Igor Barteczko’s verdict:
It produces a confusing second impression which inspired me to see it as a bunker or fortress, in a brutal and overpowering way, compared to the soft surrounding nature. It attempts to forcefully blend into the surrounding natural environment which looks obvious.
The form imposes a noisy and overpowering presence, as if taken from manmade inner city and dropped into a balanced and peaceful living habitat. As if the transition between what is imposed onto this location and the location itself lacks a unifying gradient.
Perhaps this is a matter of individual taste or just a matter of accident. And in nature accidents do occur all the time. But again, this building remains too controlled to be considered natural.

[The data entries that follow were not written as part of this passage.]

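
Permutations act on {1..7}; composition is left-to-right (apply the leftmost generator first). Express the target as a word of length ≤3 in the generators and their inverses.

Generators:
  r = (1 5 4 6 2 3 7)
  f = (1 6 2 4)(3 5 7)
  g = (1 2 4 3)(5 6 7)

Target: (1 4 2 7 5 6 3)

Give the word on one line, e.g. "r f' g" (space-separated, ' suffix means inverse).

  after r: (1 5 4 6 2 3 7)
  after r: (1 4 2 7 5 6 3)

r r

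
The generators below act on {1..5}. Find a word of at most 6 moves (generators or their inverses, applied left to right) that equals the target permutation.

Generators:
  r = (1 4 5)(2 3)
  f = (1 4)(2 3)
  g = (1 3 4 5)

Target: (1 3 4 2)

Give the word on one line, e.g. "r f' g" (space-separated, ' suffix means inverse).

g' r g r r

  after g': (1 5 4 3)
  after r: (2 3 4)
  after g: (1 3 5)(2 4)
  after r: (1 2 5 4 3)
  after r: (1 3 4 2)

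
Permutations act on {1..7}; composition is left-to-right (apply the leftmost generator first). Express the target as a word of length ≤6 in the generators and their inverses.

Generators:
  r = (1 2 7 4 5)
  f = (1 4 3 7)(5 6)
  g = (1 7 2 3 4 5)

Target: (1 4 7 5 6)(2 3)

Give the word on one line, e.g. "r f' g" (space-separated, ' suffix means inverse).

  after r': (1 5 4 7 2)
  after g: (2 7 3 4)
  after f': (1 7 4 2 3)(5 6)
  after r: (1 4 7 5 6)(2 3)

r' g f' r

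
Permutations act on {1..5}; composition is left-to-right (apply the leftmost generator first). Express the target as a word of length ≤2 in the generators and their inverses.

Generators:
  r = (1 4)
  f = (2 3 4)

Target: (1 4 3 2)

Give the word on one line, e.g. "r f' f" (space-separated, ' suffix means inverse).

  after f': (2 4 3)
  after r: (1 4 3 2)

f' r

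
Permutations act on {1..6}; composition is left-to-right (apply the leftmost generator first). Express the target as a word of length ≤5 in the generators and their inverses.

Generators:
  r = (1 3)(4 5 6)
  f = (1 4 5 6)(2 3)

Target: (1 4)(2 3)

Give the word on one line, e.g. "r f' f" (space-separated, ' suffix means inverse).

f' r' r'

  after f': (1 6 5 4)(2 3)
  after r': (1 5 6 4 3 2)
  after r': (1 4)(2 3)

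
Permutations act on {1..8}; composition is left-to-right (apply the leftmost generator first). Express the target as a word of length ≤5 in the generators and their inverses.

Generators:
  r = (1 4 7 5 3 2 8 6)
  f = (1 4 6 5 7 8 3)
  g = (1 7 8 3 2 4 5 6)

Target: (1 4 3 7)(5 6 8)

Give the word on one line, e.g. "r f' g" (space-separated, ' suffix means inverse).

  after f': (1 3 8 7 5 6 4)
  after r': (1 5 8 4 6)(2 3)
  after f': (1 6 3 2 8)(5 7)
  after g: (2 3 4 5 8 7 6)
  after r: (1 4 3 7)(5 6 8)

f' r' f' g r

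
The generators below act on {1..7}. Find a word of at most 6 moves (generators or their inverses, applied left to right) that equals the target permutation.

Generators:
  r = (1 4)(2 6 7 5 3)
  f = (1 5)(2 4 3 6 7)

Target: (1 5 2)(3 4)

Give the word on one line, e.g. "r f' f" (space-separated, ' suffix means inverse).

f f r f r'

  after f: (1 5)(2 4 3 6 7)
  after f: (2 3 7 4 6)
  after r: (1 4 7)(3 5)
  after f: (1 3)(2 4)(5 6 7)
  after r': (1 5 2)(3 4)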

If I was a fish swimming by in the lake or a deer which has just come out of the nearby forest to drink water from the lake I would be cautious and perhaps discouraged, as I would notice lines that are too straight, form that is too sharp and tones that are too heavy.
On the other hand, if I was a person visiting this place I would find a unique sense of space and perhaps this would appeal to me more. I would not go there to educate myself on wildlife and nature, but to experience a unique architectural installation which is contrasting nature and perhaps by that it would be possible to distinguish between the two contrasts.
Therefore was the intention of the designer to bring out the nature of this location through an alien device?
Either way, this building provokes a series of questions concerning the choices designers sometimes make when putting nature and personal taste onto a priority list. Which one comes first? The building provokes me to believe that it was not only fabricated off-site but also designed in an office – far away from the habitat onto which it was dropped.
I personally think that this education centre does its job but neglects to take into account the existing life within this habitat and could have done better.
Adam Smith’s verdict:
This building’s quirky but simple form allows for surface texture and materiality to come to the fore.
The prefabricated timber and insulation panels are appropriate for the scale of building and are a highly sustainable solution.
The architects’ sectional sketches of the building nestled in the landscape are fairly seductive.
The plans on the other hand appear to have a few too many acute angles: one feels that they could have used more subtle tectonic decisions, and still achieved the asymetric feel they were looking for
Postscript
Igor Barteczko is a final year architecture student at Nottingham Trent University and Adam Smith is an architecture student at the Royal College of Art in London.